Cracking the BlackBerry with a $100 Key
Hit Reply writes "Eweek is running the contents of a Symantec white paper that details how easy it is for a hacker to manipulate BlackBerry applications. Using a developer key that can be purchased by anyone for $100, an attacker can launch e-mail worms, SMS interception and backdoor attacks, and compromise the integrity of contacts, events and to-do items. The white paper has been yanked from Symantec's Web site." From the article: "Signed applications can send e-mail and read incoming e-mail. A malicious application could be used to allow third parties to send messages from the infected BlackBerry and also read all received messages. A malicious application could also use e-mail as a command and control channel to receive instructions to send and receive e-mails; send and receive SMS messages; add, delete and modify contacts and PIM data; read dialed phone numbers; initiate phone calls; and open TCP/IP connections."
I believe they already are, encryption keys are regenerated monthly on my blackberry, I always assumed that they were for this exact purpose.

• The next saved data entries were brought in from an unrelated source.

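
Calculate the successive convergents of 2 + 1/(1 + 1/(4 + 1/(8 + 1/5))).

2/1, 3/1, 14/5, 115/41, 589/210

Using the convergent recurrence p_i = a_i*p_{i-1} + p_{i-2}, q_i = a_i*q_{i-1} + q_{i-2} with p_{-2}=0, p_{-1}=1, q_{-2}=1, q_{-1}=0:
  i=0: a_0=2, p_0 = 2*1 + 0 = 2, q_0 = 2*0 + 1 = 1.
  i=1: a_1=1, p_1 = 1*2 + 1 = 3, q_1 = 1*1 + 0 = 1.
  i=2: a_2=4, p_2 = 4*3 + 2 = 14, q_2 = 4*1 + 1 = 5.
  i=3: a_3=8, p_3 = 8*14 + 3 = 115, q_3 = 8*5 + 1 = 41.
  i=4: a_4=5, p_4 = 5*115 + 14 = 589, q_4 = 5*41 + 5 = 210.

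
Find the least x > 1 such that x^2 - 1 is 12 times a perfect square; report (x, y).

(x, y) = (7, 2)

First expand sqrt(12) as a continued fraction. With x_i = (sqrt(12) + m_i)/d_i and (m_0, d_0) = (0, 1): a_0 = floor(sqrt(12)) = 3, since 3^2 = 9 <= 12 < 16 = 4^2.
Iterate m_{i+1} = d_i*a_i - m_i, d_{i+1} = (12 - m_{i+1}^2)/d_i, a_{i+1} = floor((a_0 + m_{i+1})/d_{i+1}):
  m_1 = 1*3 - 0 = 3, d_1 = (12 - 3^2)/1 = 3/1 = 3, a_1 = floor((3 + 3)/3) = 2.
  m_2 = 3*2 - 3 = 3, d_2 = (12 - 3^2)/3 = 3/3 = 1, a_2 = floor((3 + 3)/1) = 6.
  m_3 = 1*6 - 3 = 3, d_3 = (12 - 3^2)/1 = 3/1 = 3: (m_3, d_3) = (m_1, d_1) = (3, 3), so from here the quotients repeat a_1, a_2; the period length is 2.
So sqrt(12) = [3; (2, 6)] with period length k = 2.
k is even, so the fundamental solution of x^2 - 12y^2 = 1 is (p_{k-1}, q_{k-1}) = (p_1, q_1); compute convergents through index 1.
Convergents (p_i = a_i*p_{i-1} + p_{i-2}, q_i = a_i*q_{i-1} + q_{i-2} with p_{-2}=0, p_{-1}=1, q_{-2}=1, q_{-1}=0):
  i=0: a_0=3, p_0 = 3*1 + 0 = 3, q_0 = 3*0 + 1 = 1.
  i=1: a_1=2, p_1 = 2*3 + 1 = 7, q_1 = 2*1 + 0 = 2.
Check: 7^2 - 12*2^2 = 49 - 48 = 1, so (x, y) = (7, 2) solves the equation, and by the theorem it is the least positive solution.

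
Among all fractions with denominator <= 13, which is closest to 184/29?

19/3

Expand x = 184/29 as a continued fraction with the Euclidean algorithm:
  184 = 6*29 + 10, so a_0 = 6.
  29 = 2*10 + 9, so a_1 = 2.
  10 = 1*9 + 1, so a_2 = 1.
  9 = 9*1 + 0, so a_3 = 9.
so x = [6; 2, 1, 9].
Convergents (p_i = a_i*p_{i-1} + p_{i-2}, q_i = a_i*q_{i-1} + q_{i-2} with p_{-2}=0, p_{-1}=1, q_{-2}=1, q_{-1}=0), until the denominator exceeds 13:
  i=0: a_0=6, p_0 = 6*1 + 0 = 6, q_0 = 6*0 + 1 = 1.
  i=1: a_1=2, p_1 = 2*6 + 1 = 13, q_1 = 2*1 + 0 = 2.
  i=2: a_2=1, p_2 = 1*13 + 6 = 19, q_2 = 1*2 + 1 = 3.
  i=3: a_3=9, p_3 = 9*19 + 13 = 184, q_3 = 9*3 + 2 = 29.
q_3 = 29 > 13, so the last convergent with denominator <= 13 is p_2/q_2 = 19/3.
The closest fraction with denominator <= 13 is either p_2/q_2 or the intermediate fraction (k*p_2 + p_1)/(k*q_2 + q_1) with the largest k >= 1 whose denominator stays <= 13; these approach x as k grows, and every other convergent or intermediate fraction in range is farther away.
Largest k: floor((13 - q_1)/q_2) = floor((13 - 2)/3) = 3.
That gives (3*19 + 13)/(3*3 + 2) = 70/11.
Compare the errors: |x - 19/3| = |184*3 - 19*29|/(29*3) = 1/87, and |x - 70/11| = |184*11 - 70*29|/(29*11) = 6/319.
Cross-multiplying, 1*319 = 319 < 522 = 6*87, so 1/87 is smaller: the convergent 19/3 is closer to x than 70/11.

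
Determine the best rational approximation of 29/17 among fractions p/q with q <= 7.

Expand x = 29/17 as a continued fraction with the Euclidean algorithm:
  29 = 1*17 + 12, so a_0 = 1.
  17 = 1*12 + 5, so a_1 = 1.
  12 = 2*5 + 2, so a_2 = 2.
  5 = 2*2 + 1, so a_3 = 2.
  2 = 2*1 + 0, so a_4 = 2.
so x = [1; 1, 2, 2, 2].
Convergents (p_i = a_i*p_{i-1} + p_{i-2}, q_i = a_i*q_{i-1} + q_{i-2} with p_{-2}=0, p_{-1}=1, q_{-2}=1, q_{-1}=0), until the denominator exceeds 7:
  i=0: a_0=1, p_0 = 1*1 + 0 = 1, q_0 = 1*0 + 1 = 1.
  i=1: a_1=1, p_1 = 1*1 + 1 = 2, q_1 = 1*1 + 0 = 1.
  i=2: a_2=2, p_2 = 2*2 + 1 = 5, q_2 = 2*1 + 1 = 3.
  i=3: a_3=2, p_3 = 2*5 + 2 = 12, q_3 = 2*3 + 1 = 7.
  i=4: a_4=2, p_4 = 2*12 + 5 = 29, q_4 = 2*7 + 3 = 17.
q_4 = 17 > 7, so the last convergent with denominator <= 7 is p_3/q_3 = 12/7.
The closest fraction with denominator <= 7 is either p_3/q_3 or the intermediate fraction (k*p_3 + p_2)/(k*q_3 + q_2) with the largest k >= 1 whose denominator stays <= 7; these approach x as k grows, and every other convergent or intermediate fraction in range is farther away.
Largest k: floor((7 - q_2)/q_3) = floor((7 - 3)/7) = 0.
Since k = 0, no intermediate fraction beyond p_3/q_3 has denominator <= 7, so the convergent 12/7 is the closest (its error is |29*7 - 12*17|/(17*7) = 1/119).

12/7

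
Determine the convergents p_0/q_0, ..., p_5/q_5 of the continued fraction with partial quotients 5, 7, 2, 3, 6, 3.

5/1, 36/7, 77/15, 267/52, 1679/327, 5304/1033

Using the convergent recurrence p_i = a_i*p_{i-1} + p_{i-2}, q_i = a_i*q_{i-1} + q_{i-2} with p_{-2}=0, p_{-1}=1, q_{-2}=1, q_{-1}=0:
  i=0: a_0=5, p_0 = 5*1 + 0 = 5, q_0 = 5*0 + 1 = 1.
  i=1: a_1=7, p_1 = 7*5 + 1 = 36, q_1 = 7*1 + 0 = 7.
  i=2: a_2=2, p_2 = 2*36 + 5 = 77, q_2 = 2*7 + 1 = 15.
  i=3: a_3=3, p_3 = 3*77 + 36 = 267, q_3 = 3*15 + 7 = 52.
  i=4: a_4=6, p_4 = 6*267 + 77 = 1679, q_4 = 6*52 + 15 = 327.
  i=5: a_5=3, p_5 = 3*1679 + 267 = 5304, q_5 = 3*327 + 52 = 1033.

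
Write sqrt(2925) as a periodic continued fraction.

[54; (12, 108)]

Write x_i = (sqrt(2925) + m_i)/d_i with (m_0, d_0) = (0, 1). a_0 = floor(sqrt(2925)) = 54, since 54^2 = 2916 <= 2925 < 3025 = 55^2.
Iterate m_{i+1} = d_i*a_i - m_i, d_{i+1} = (2925 - m_{i+1}^2)/d_i, a_{i+1} = floor((a_0 + m_{i+1})/d_{i+1}):
  m_1 = 1*54 - 0 = 54, d_1 = (2925 - 54^2)/1 = 9/1 = 9, a_1 = floor((54 + 54)/9) = 12.
  m_2 = 9*12 - 54 = 54, d_2 = (2925 - 54^2)/9 = 9/9 = 1, a_2 = floor((54 + 54)/1) = 108.
  m_3 = 1*108 - 54 = 54, d_3 = (2925 - 54^2)/1 = 9/1 = 9: (m_3, d_3) = (m_1, d_1) = (54, 9), so from here the quotients repeat a_1, a_2; the period length is 2.
Hence the expansion of sqrt(2925) is a_0 = 54 followed by the repeating block 12, 108 (period 2).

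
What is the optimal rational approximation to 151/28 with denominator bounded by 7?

Expand x = 151/28 as a continued fraction with the Euclidean algorithm:
  151 = 5*28 + 11, so a_0 = 5.
  28 = 2*11 + 6, so a_1 = 2.
  11 = 1*6 + 5, so a_2 = 1.
  6 = 1*5 + 1, so a_3 = 1.
  5 = 5*1 + 0, so a_4 = 5.
so x = [5; 2, 1, 1, 5].
Convergents (p_i = a_i*p_{i-1} + p_{i-2}, q_i = a_i*q_{i-1} + q_{i-2} with p_{-2}=0, p_{-1}=1, q_{-2}=1, q_{-1}=0), until the denominator exceeds 7:
  i=0: a_0=5, p_0 = 5*1 + 0 = 5, q_0 = 5*0 + 1 = 1.
  i=1: a_1=2, p_1 = 2*5 + 1 = 11, q_1 = 2*1 + 0 = 2.
  i=2: a_2=1, p_2 = 1*11 + 5 = 16, q_2 = 1*2 + 1 = 3.
  i=3: a_3=1, p_3 = 1*16 + 11 = 27, q_3 = 1*3 + 2 = 5.
  i=4: a_4=5, p_4 = 5*27 + 16 = 151, q_4 = 5*5 + 3 = 28.
q_4 = 28 > 7, so the last convergent with denominator <= 7 is p_3/q_3 = 27/5.
The closest fraction with denominator <= 7 is either p_3/q_3 or the intermediate fraction (k*p_3 + p_2)/(k*q_3 + q_2) with the largest k >= 1 whose denominator stays <= 7; these approach x as k grows, and every other convergent or intermediate fraction in range is farther away.
Largest k: floor((7 - q_2)/q_3) = floor((7 - 3)/5) = 0.
Since k = 0, no intermediate fraction beyond p_3/q_3 has denominator <= 7, so the convergent 27/5 is the closest (its error is |151*5 - 27*28|/(28*5) = 1/140).

27/5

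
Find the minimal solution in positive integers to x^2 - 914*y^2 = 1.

(x, y) = (62563299, 2069410)

First expand sqrt(914) as a continued fraction. With x_i = (sqrt(914) + m_i)/d_i and (m_0, d_0) = (0, 1): a_0 = floor(sqrt(914)) = 30, since 30^2 = 900 <= 914 < 961 = 31^2.
Iterate m_{i+1} = d_i*a_i - m_i, d_{i+1} = (914 - m_{i+1}^2)/d_i, a_{i+1} = floor((a_0 + m_{i+1})/d_{i+1}):
  m_1 = 1*30 - 0 = 30, d_1 = (914 - 30^2)/1 = 14/1 = 14, a_1 = floor((30 + 30)/14) = 4.
  m_2 = 14*4 - 30 = 26, d_2 = (914 - 26^2)/14 = 238/14 = 17, a_2 = floor((30 + 26)/17) = 3.
  m_3 = 17*3 - 26 = 25, d_3 = (914 - 25^2)/17 = 289/17 = 17, a_3 = floor((30 + 25)/17) = 3.
  m_4 = 17*3 - 25 = 26, d_4 = (914 - 26^2)/17 = 238/17 = 14, a_4 = floor((30 + 26)/14) = 4.
  m_5 = 14*4 - 26 = 30, d_5 = (914 - 30^2)/14 = 14/14 = 1, a_5 = floor((30 + 30)/1) = 60.
  m_6 = 1*60 - 30 = 30, d_6 = (914 - 30^2)/1 = 14/1 = 14: (m_6, d_6) = (m_1, d_1) = (30, 14), so from here the quotients repeat a_1, ..., a_5; the period length is 5.
So sqrt(914) = [30; (4, 3, 3, 4, 60)] with period length k = 5.
k is odd, so (p_{k-1}, q_{k-1}) only solves x^2 - 914y^2 = -1 and the fundamental solution of x^2 - 914y^2 = 1 is (p_{2k-1}, q_{2k-1}) = (p_9, q_9); compute convergents through index 9, running through the period twice.
Convergents (p_i = a_i*p_{i-1} + p_{i-2}, q_i = a_i*q_{i-1} + q_{i-2} with p_{-2}=0, p_{-1}=1, q_{-2}=1, q_{-1}=0):
  i=0: a_0=30, p_0 = 30*1 + 0 = 30, q_0 = 30*0 + 1 = 1.
  i=1: a_1=4, p_1 = 4*30 + 1 = 121, q_1 = 4*1 + 0 = 4.
  i=2: a_2=3, p_2 = 3*121 + 30 = 393, q_2 = 3*4 + 1 = 13.
  i=3: a_3=3, p_3 = 3*393 + 121 = 1300, q_3 = 3*13 + 4 = 43.
  i=4: a_4=4, p_4 = 4*1300 + 393 = 5593, q_4 = 4*43 + 13 = 185.
  i=5: a_5=60, p_5 = 60*5593 + 1300 = 336880, q_5 = 60*185 + 43 = 11143.
  i=6: a_6=4, p_6 = 4*336880 + 5593 = 1353113, q_6 = 4*11143 + 185 = 44757.
  i=7: a_7=3, p_7 = 3*1353113 + 336880 = 4396219, q_7 = 3*44757 + 11143 = 145414.
  i=8: a_8=3, p_8 = 3*4396219 + 1353113 = 14541770, q_8 = 3*145414 + 44757 = 480999.
  i=9: a_9=4, p_9 = 4*14541770 + 4396219 = 62563299, q_9 = 4*480999 + 145414 = 2069410.
Indeed p_4^2 - 914*q_4^2 = 31281649 - 31281650 = -1, not +1.
Check: 62563299^2 - 914*2069410^2 = 3914166381763401 - 3914166381763400 = 1, so (x, y) = (62563299, 2069410) solves the equation, and by the theorem it is the least positive solution.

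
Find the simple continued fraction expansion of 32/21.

Run the Euclidean algorithm on 32 and 21; the successive quotients are the partial quotients a_0, a_1, ... (each step inverts the fractional part left over by the previous one):
  32 = 1*21 + 11, so a_0 = 1.
  21 = 1*11 + 10, so a_1 = 1.
  11 = 1*10 + 1, so a_2 = 1.
  10 = 10*1 + 0, so a_3 = 10.
The remainder reaches 0 after 4 divisions, so the expansion has 4 partial quotients, read off in order.

[1; 1, 1, 10]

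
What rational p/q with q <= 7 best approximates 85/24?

Expand x = 85/24 as a continued fraction with the Euclidean algorithm:
  85 = 3*24 + 13, so a_0 = 3.
  24 = 1*13 + 11, so a_1 = 1.
  13 = 1*11 + 2, so a_2 = 1.
  11 = 5*2 + 1, so a_3 = 5.
  2 = 2*1 + 0, so a_4 = 2.
so x = [3; 1, 1, 5, 2].
Convergents (p_i = a_i*p_{i-1} + p_{i-2}, q_i = a_i*q_{i-1} + q_{i-2} with p_{-2}=0, p_{-1}=1, q_{-2}=1, q_{-1}=0), until the denominator exceeds 7:
  i=0: a_0=3, p_0 = 3*1 + 0 = 3, q_0 = 3*0 + 1 = 1.
  i=1: a_1=1, p_1 = 1*3 + 1 = 4, q_1 = 1*1 + 0 = 1.
  i=2: a_2=1, p_2 = 1*4 + 3 = 7, q_2 = 1*1 + 1 = 2.
  i=3: a_3=5, p_3 = 5*7 + 4 = 39, q_3 = 5*2 + 1 = 11.
q_3 = 11 > 7, so the last convergent with denominator <= 7 is p_2/q_2 = 7/2.
The closest fraction with denominator <= 7 is either p_2/q_2 or the intermediate fraction (k*p_2 + p_1)/(k*q_2 + q_1) with the largest k >= 1 whose denominator stays <= 7; these approach x as k grows, and every other convergent or intermediate fraction in range is farther away.
Largest k: floor((7 - q_1)/q_2) = floor((7 - 1)/2) = 3.
That gives (3*7 + 4)/(3*2 + 1) = 25/7.
Compare the errors: |x - 7/2| = |85*2 - 7*24|/(24*2) = 2/48, and |x - 25/7| = |85*7 - 25*24|/(24*7) = 5/168.
Cross-multiplying, 5*48 = 240 < 336 = 2*168, so 5/168 is smaller: the intermediate fraction 25/7 is closer to x than 7/2.

25/7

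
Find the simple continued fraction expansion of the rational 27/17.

[1; 1, 1, 2, 3]

Run the Euclidean algorithm on 27 and 17; the successive quotients are the partial quotients a_0, a_1, ... (each step inverts the fractional part left over by the previous one):
  27 = 1*17 + 10, so a_0 = 1.
  17 = 1*10 + 7, so a_1 = 1.
  10 = 1*7 + 3, so a_2 = 1.
  7 = 2*3 + 1, so a_3 = 2.
  3 = 3*1 + 0, so a_4 = 3.
The remainder reaches 0 after 5 divisions, so the expansion has 5 partial quotients, read off in order.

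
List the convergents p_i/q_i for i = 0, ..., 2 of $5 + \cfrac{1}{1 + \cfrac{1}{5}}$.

5/1, 6/1, 35/6

Using the convergent recurrence p_i = a_i*p_{i-1} + p_{i-2}, q_i = a_i*q_{i-1} + q_{i-2} with p_{-2}=0, p_{-1}=1, q_{-2}=1, q_{-1}=0:
  i=0: a_0=5, p_0 = 5*1 + 0 = 5, q_0 = 5*0 + 1 = 1.
  i=1: a_1=1, p_1 = 1*5 + 1 = 6, q_1 = 1*1 + 0 = 1.
  i=2: a_2=5, p_2 = 5*6 + 5 = 35, q_2 = 5*1 + 1 = 6.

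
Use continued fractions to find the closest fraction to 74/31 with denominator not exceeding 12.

Expand x = 74/31 as a continued fraction with the Euclidean algorithm:
  74 = 2*31 + 12, so a_0 = 2.
  31 = 2*12 + 7, so a_1 = 2.
  12 = 1*7 + 5, so a_2 = 1.
  7 = 1*5 + 2, so a_3 = 1.
  5 = 2*2 + 1, so a_4 = 2.
  2 = 2*1 + 0, so a_5 = 2.
so x = [2; 2, 1, 1, 2, 2].
Convergents (p_i = a_i*p_{i-1} + p_{i-2}, q_i = a_i*q_{i-1} + q_{i-2} with p_{-2}=0, p_{-1}=1, q_{-2}=1, q_{-1}=0), until the denominator exceeds 12:
  i=0: a_0=2, p_0 = 2*1 + 0 = 2, q_0 = 2*0 + 1 = 1.
  i=1: a_1=2, p_1 = 2*2 + 1 = 5, q_1 = 2*1 + 0 = 2.
  i=2: a_2=1, p_2 = 1*5 + 2 = 7, q_2 = 1*2 + 1 = 3.
  i=3: a_3=1, p_3 = 1*7 + 5 = 12, q_3 = 1*3 + 2 = 5.
  i=4: a_4=2, p_4 = 2*12 + 7 = 31, q_4 = 2*5 + 3 = 13.
q_4 = 13 > 12, so the last convergent with denominator <= 12 is p_3/q_3 = 12/5.
The closest fraction with denominator <= 12 is either p_3/q_3 or the intermediate fraction (k*p_3 + p_2)/(k*q_3 + q_2) with the largest k >= 1 whose denominator stays <= 12; these approach x as k grows, and every other convergent or intermediate fraction in range is farther away.
Largest k: floor((12 - q_2)/q_3) = floor((12 - 3)/5) = 1.
That gives (1*12 + 7)/(1*5 + 3) = 19/8.
Compare the errors: |x - 12/5| = |74*5 - 12*31|/(31*5) = 2/155, and |x - 19/8| = |74*8 - 19*31|/(31*8) = 3/248.
Cross-multiplying, 3*155 = 465 < 496 = 2*248, so 3/248 is smaller: the intermediate fraction 19/8 is closer to x than 12/5.

19/8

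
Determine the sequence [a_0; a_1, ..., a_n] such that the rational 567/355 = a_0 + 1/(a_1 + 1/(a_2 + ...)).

Run the Euclidean algorithm on 567 and 355; the successive quotients are the partial quotients a_0, a_1, ... (each step inverts the fractional part left over by the previous one):
  567 = 1*355 + 212, so a_0 = 1.
  355 = 1*212 + 143, so a_1 = 1.
  212 = 1*143 + 69, so a_2 = 1.
  143 = 2*69 + 5, so a_3 = 2.
  69 = 13*5 + 4, so a_4 = 13.
  5 = 1*4 + 1, so a_5 = 1.
  4 = 4*1 + 0, so a_6 = 4.
The remainder reaches 0 after 7 divisions, so the expansion has 7 partial quotients, read off in order.

[1; 1, 1, 2, 13, 1, 4]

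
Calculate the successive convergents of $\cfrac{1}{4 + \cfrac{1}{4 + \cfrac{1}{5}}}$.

0/1, 1/4, 4/17, 21/89

Using the convergent recurrence p_i = a_i*p_{i-1} + p_{i-2}, q_i = a_i*q_{i-1} + q_{i-2} with p_{-2}=0, p_{-1}=1, q_{-2}=1, q_{-1}=0:
  i=0: a_0=0, p_0 = 0*1 + 0 = 0, q_0 = 0*0 + 1 = 1.
  i=1: a_1=4, p_1 = 4*0 + 1 = 1, q_1 = 4*1 + 0 = 4.
  i=2: a_2=4, p_2 = 4*1 + 0 = 4, q_2 = 4*4 + 1 = 17.
  i=3: a_3=5, p_3 = 5*4 + 1 = 21, q_3 = 5*17 + 4 = 89.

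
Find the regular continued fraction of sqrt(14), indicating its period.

[3; (1, 2, 1, 6)]

Write x_i = (sqrt(14) + m_i)/d_i with (m_0, d_0) = (0, 1). a_0 = floor(sqrt(14)) = 3, since 3^2 = 9 <= 14 < 16 = 4^2.
Iterate m_{i+1} = d_i*a_i - m_i, d_{i+1} = (14 - m_{i+1}^2)/d_i, a_{i+1} = floor((a_0 + m_{i+1})/d_{i+1}):
  m_1 = 1*3 - 0 = 3, d_1 = (14 - 3^2)/1 = 5/1 = 5, a_1 = floor((3 + 3)/5) = 1.
  m_2 = 5*1 - 3 = 2, d_2 = (14 - 2^2)/5 = 10/5 = 2, a_2 = floor((3 + 2)/2) = 2.
  m_3 = 2*2 - 2 = 2, d_3 = (14 - 2^2)/2 = 10/2 = 5, a_3 = floor((3 + 2)/5) = 1.
  m_4 = 5*1 - 2 = 3, d_4 = (14 - 3^2)/5 = 5/5 = 1, a_4 = floor((3 + 3)/1) = 6.
  m_5 = 1*6 - 3 = 3, d_5 = (14 - 3^2)/1 = 5/1 = 5: (m_5, d_5) = (m_1, d_1) = (3, 5), so from here the quotients repeat a_1, ..., a_4; the period length is 4.
Hence the expansion of sqrt(14) is a_0 = 3 followed by the repeating block 1, 2, 1, 6 (period 4).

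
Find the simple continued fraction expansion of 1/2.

[0; 2]

Run the Euclidean algorithm on 1 and 2; the successive quotients are the partial quotients a_0, a_1, ... (each step inverts the fractional part left over by the previous one):
  1 = 0*2 + 1, so a_0 = 0.
  2 = 2*1 + 0, so a_1 = 2.
The remainder reaches 0 after 2 divisions, so the expansion has 2 partial quotients, read off in order.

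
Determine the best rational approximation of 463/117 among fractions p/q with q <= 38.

Expand x = 463/117 as a continued fraction with the Euclidean algorithm:
  463 = 3*117 + 112, so a_0 = 3.
  117 = 1*112 + 5, so a_1 = 1.
  112 = 22*5 + 2, so a_2 = 22.
  5 = 2*2 + 1, so a_3 = 2.
  2 = 2*1 + 0, so a_4 = 2.
so x = [3; 1, 22, 2, 2].
Convergents (p_i = a_i*p_{i-1} + p_{i-2}, q_i = a_i*q_{i-1} + q_{i-2} with p_{-2}=0, p_{-1}=1, q_{-2}=1, q_{-1}=0), until the denominator exceeds 38:
  i=0: a_0=3, p_0 = 3*1 + 0 = 3, q_0 = 3*0 + 1 = 1.
  i=1: a_1=1, p_1 = 1*3 + 1 = 4, q_1 = 1*1 + 0 = 1.
  i=2: a_2=22, p_2 = 22*4 + 3 = 91, q_2 = 22*1 + 1 = 23.
  i=3: a_3=2, p_3 = 2*91 + 4 = 186, q_3 = 2*23 + 1 = 47.
q_3 = 47 > 38, so the last convergent with denominator <= 38 is p_2/q_2 = 91/23.
The closest fraction with denominator <= 38 is either p_2/q_2 or the intermediate fraction (k*p_2 + p_1)/(k*q_2 + q_1) with the largest k >= 1 whose denominator stays <= 38; these approach x as k grows, and every other convergent or intermediate fraction in range is farther away.
Largest k: floor((38 - q_1)/q_2) = floor((38 - 1)/23) = 1.
That gives (1*91 + 4)/(1*23 + 1) = 95/24.
Compare the errors: |x - 91/23| = |463*23 - 91*117|/(117*23) = 2/2691, and |x - 95/24| = |463*24 - 95*117|/(117*24) = 3/2808.
Cross-multiplying, 2*2808 = 5616 < 8073 = 3*2691, so 2/2691 is smaller: the convergent 91/23 is closer to x than 95/24.

91/23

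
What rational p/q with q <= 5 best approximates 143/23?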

So if you execute code on a computer, it does what you tell it to do? Better watch out!
I guess this is as good a place as any to ask - how did RIM ever sell the idea of having all corporate email and web traffic for Blackberries routed through their servers? The alternative would be to work the way that MS Mobile 5 does and have the device in the field connect directly into the Exchange Server (or whatever) via an access mechanism that you maintain. That means that you have to do the work to "keep the bad guys out" rather than RIM. Which one is "better" will depend on your point of view, and what you want to use mobile devices for. Personally, the RIM model makes a lot of sense to me, as you're already trusting your data to "someone else's network" (the wireless carrier). It's a lot easier to implement a connection (always initiated outbound) from your company to RIM than it is to support 1000s of remote devices in the field connecting in to you. Also, as has already been said above, the "rogue employee at RIM" would have to crack the AES / 3DES encryption on the traffic as it went through their servers.